En cas de passage en force de la candidature Mélenchon, les communistes de Clichy la boycotteront

Motion de la section de Clichy la Garenne du PCF, source : Réveil Communiste

Les communistes de Clichy la Garenne apprécient de façon positive les résultats des élections cantonales sur la ville.
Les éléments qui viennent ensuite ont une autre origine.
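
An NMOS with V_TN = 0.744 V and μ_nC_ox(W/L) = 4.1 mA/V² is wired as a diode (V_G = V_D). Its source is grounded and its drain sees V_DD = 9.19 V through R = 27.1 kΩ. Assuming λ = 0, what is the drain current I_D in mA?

I_D = 0.298 mA

With gate tied to drain, V_GS = V_DS ≥ V_GS − V_TN, so the device is in saturation.
KCL at the drain: ½ k_n (V_GS − V_TN)² = (V_DD − V_GS)/R.
Let x = V_GS − 0.744. Then 55.6 x² + x − 8.446 = 0, giving x = 0.381 V (positive root), so V_GS = 1.13 V.
I_D = (V_DD − V_GS)/R = (9.19 − 1.13) / 27.1 = 0.298 mA.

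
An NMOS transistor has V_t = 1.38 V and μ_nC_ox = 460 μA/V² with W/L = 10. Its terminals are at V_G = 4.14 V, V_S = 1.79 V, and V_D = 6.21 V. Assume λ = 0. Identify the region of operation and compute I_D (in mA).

V_GS = V_G − V_S = 4.14 − 1.79 = 2.35 V; V_DS = V_D − V_S = 6.21 − 1.79 = 4.42 V.
k_n = μ_nC_ox · (W/L) = 4.6 mA/V².
V_ov = V_GS − V_t = 2.35 − 1.38 = 0.97 V.
Since V_DS = 4.42 V ≥ V_ov = 0.97 V, the device is in saturation.
I_D = ½ k_n V_ov² = 0.5 × 4.6 × 0.97² = 2.16 mA.

Saturation; I_D = 2.16 mA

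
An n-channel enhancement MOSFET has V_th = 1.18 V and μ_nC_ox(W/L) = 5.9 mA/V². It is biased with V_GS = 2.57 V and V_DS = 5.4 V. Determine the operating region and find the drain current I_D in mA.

Saturation; I_D = 5.70 mA

V_ov = V_GS − V_th = 2.57 − 1.18 = 1.39 V.
Since V_DS = 5.4 V ≥ V_ov = 1.39 V, the device is in saturation.
I_D = ½ k_n V_ov² = 0.5 × 5.9 × 1.39² = 5.7 mA.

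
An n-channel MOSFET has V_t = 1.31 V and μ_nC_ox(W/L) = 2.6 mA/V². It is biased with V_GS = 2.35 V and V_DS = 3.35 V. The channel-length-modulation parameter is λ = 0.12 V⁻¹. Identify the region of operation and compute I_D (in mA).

Saturation; I_D = 1.97 mA

V_ov = V_GS − V_t = 2.35 − 1.31 = 1.04 V.
Since V_DS = 3.35 V ≥ V_ov = 1.04 V, the device is in saturation.
I_D = ½ k_n V_ov² (1 + λ V_DS) = 0.5 × 2.6 × 1.04² × (1 + 0.12 × 3.35) = 1.97 mA.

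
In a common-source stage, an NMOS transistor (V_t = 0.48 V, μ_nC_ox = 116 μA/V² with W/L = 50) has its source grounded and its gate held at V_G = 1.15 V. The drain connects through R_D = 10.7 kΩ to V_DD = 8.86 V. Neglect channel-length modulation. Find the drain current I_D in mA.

V_GS = V_G = 1.15 V, so V_ov = 1.15 − 0.48 = 0.67 V.
k_n = μ_nC_ox · (W/L) = 5.8 mA/V².
Assume saturation: I_D = ½ k_n V_ov² = 0.5 × 5.8 × 0.67² = 1.3 mA, giving V_DS = V_DD − I_D R_D = 8.86 − 1.3 × 10.7 = -5.07 V.
But -5.07 V < V_ov = 0.67 V, so the device is actually in triode.
In triode I_D = k_n[V_ov V_DS − ½ V_DS²] and I_D = (V_DD − V_DS)/R_D. Equating: 31 V_DS² − 42.58 V_DS + 8.86 = 0, giving V_DS = 0.256 V (the root below V_ov).
I_D = (8.86 − 0.256) / 10.7 = 0.804 mA.

I_D = 0.804 mA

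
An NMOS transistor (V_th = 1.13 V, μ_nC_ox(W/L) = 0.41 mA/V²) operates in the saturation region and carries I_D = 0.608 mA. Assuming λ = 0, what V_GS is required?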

En dépit d’une montée extrêmement préoccupante de l’abstention dans les milieux populaires, leurs candidats Annie Mandois et François Delalleau avec 7, 91% progressent en pourcentage (+2,8 %) et en voix (+7), ce qui n’est pas le cas partout dans les Hauts de Seine où il manque 3003 voix aux candidats, présentés à ce scrutin sous l’étiquette Front de Gauche, pour retrouver les suffrages des candidats PCF aux élections de 2004.

Cette progression est d’autant plus appréciable qu’à Clichy l’alliance PS-Droite (Nouveau-Centre et MODEM) sème le trouble dans l’électorat de gauche, favorise la défiance vis à vis du politique et la montée du vote Front National. Ce bon résultat sur Clichy vient après les progrès enregistrés aux européennes et aux régionales. C’est le fruit d’une campagne de terrain, au plus près des préoccupations concrètes populaires, sans esquiver l’enjeu fondamental des moyens financiers du changement : défense des services publics, doublement de la ligne 13, défense de l’Hôpital Beaujon, mobilisation contre Suez et les surfacturations du chauffage urbain, refus des fermetures de classes et de filière dans les collèges et au Lycée Newton, refus de la fermeture de la caserne des pompiers, etc.
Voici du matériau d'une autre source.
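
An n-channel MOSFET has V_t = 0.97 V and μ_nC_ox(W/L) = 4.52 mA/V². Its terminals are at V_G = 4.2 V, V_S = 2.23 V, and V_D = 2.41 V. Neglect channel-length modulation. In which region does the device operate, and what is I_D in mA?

Triode; I_D = 0.740 mA

V_GS = V_G − V_S = 4.2 − 2.23 = 1.97 V; V_DS = V_D − V_S = 2.41 − 2.23 = 0.18 V.
V_ov = V_GS − V_t = 1.97 − 0.97 = 1 V.
Since V_DS = 0.18 V < V_ov = 1 V, the device is in the triode region.
I_D = k_n [V_ov · V_DS − ½ V_DS²] = 4.52 × [1 × 0.18 − 0.5 × 0.18²] = 0.74 mA.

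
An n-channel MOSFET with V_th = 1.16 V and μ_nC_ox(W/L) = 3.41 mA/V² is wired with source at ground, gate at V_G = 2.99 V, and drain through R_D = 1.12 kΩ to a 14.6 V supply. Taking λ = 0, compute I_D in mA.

V_GS = V_G = 2.99 V, so V_ov = 2.99 − 1.16 = 1.83 V.
Assume saturation: I_D = ½ k_n V_ov² = 0.5 × 3.41 × 1.83² = 5.71 mA, giving V_DS = V_DD − I_D R_D = 14.6 − 5.71 × 1.12 = 8.2 V.
V_DS = 8.2 V ≥ V_ov = 1.83 V, confirming saturation.

I_D = 5.71 mA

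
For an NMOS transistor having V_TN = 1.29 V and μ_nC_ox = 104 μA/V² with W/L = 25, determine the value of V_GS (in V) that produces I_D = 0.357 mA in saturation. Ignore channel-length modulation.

V_GS = 1.81 V

k_n = μ_nC_ox · (W/L) = 2.6 mA/V².
In saturation I_D = ½ k_n (V_GS − V_TN)², so V_GS − V_TN = √(2 I_D / k_n) = √(2 × 0.357 / 2.6) = 0.524 V.
V_GS = 1.29 + 0.524 = 1.81 V.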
A Clichy, c’est une campagne clairement communiste que nous avons développée, adossée aux actions de terrains des militants communistes. Ainsi, durant la campagne, un millier de signatures ont été récoltées autour de la nécessité de maintenir des services d’urgences sur la ville (services d’incendie et secours, maintien des urgences sur Beaujon). Ces résultats électoraux et les adhésions réalisées montrent clairement, dans le cadre du Front de Gauche, la capacité à rassembler des candidats du PCF.
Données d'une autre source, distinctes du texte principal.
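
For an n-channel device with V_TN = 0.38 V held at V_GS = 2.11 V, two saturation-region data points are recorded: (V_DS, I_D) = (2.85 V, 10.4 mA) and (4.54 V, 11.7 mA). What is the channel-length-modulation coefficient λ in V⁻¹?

With V_GS fixed, I_D ∝ (1 + λ V_DS) in saturation, so I_D2/I_D1 = (1 + λ V_DS2)/(1 + λ V_DS1).
11.7/10.4 = 1.125 = (1 + 4.54 λ)/(1 + 2.85 λ).
Solving: λ (I_D1 V_DS2 − I_D2 V_DS1) = I_D2 − I_D1, so λ = (11.7 − 10.4) / (10.4 × 4.54 − 11.7 × 2.85) = 1.3 / 13.9 = 0.0937 V⁻¹.

λ = 0.0937 V⁻¹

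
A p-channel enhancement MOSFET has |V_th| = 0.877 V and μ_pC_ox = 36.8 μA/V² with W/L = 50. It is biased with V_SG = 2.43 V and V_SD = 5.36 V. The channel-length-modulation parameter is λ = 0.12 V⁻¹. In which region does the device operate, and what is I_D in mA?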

Soucieux de poursuivre sur cette lancée, avec l’objectif de reconquête de l’électorat populaire, et afin de placer bien en amont leur candidat à l’élection législative au cœur des luttes de terrains de façon à ce qu’il en soit pleinement porteur durant la campagne, les communistes de Clichy ont mis en discussion la candidature de François Delalleau (candidat titulaire), jeune communiste clichois. Ils formulent le souhait que cette candidature soit soumise sans retard aux camarades de Levallois qui doivent aussi désigner le candidat suppléant.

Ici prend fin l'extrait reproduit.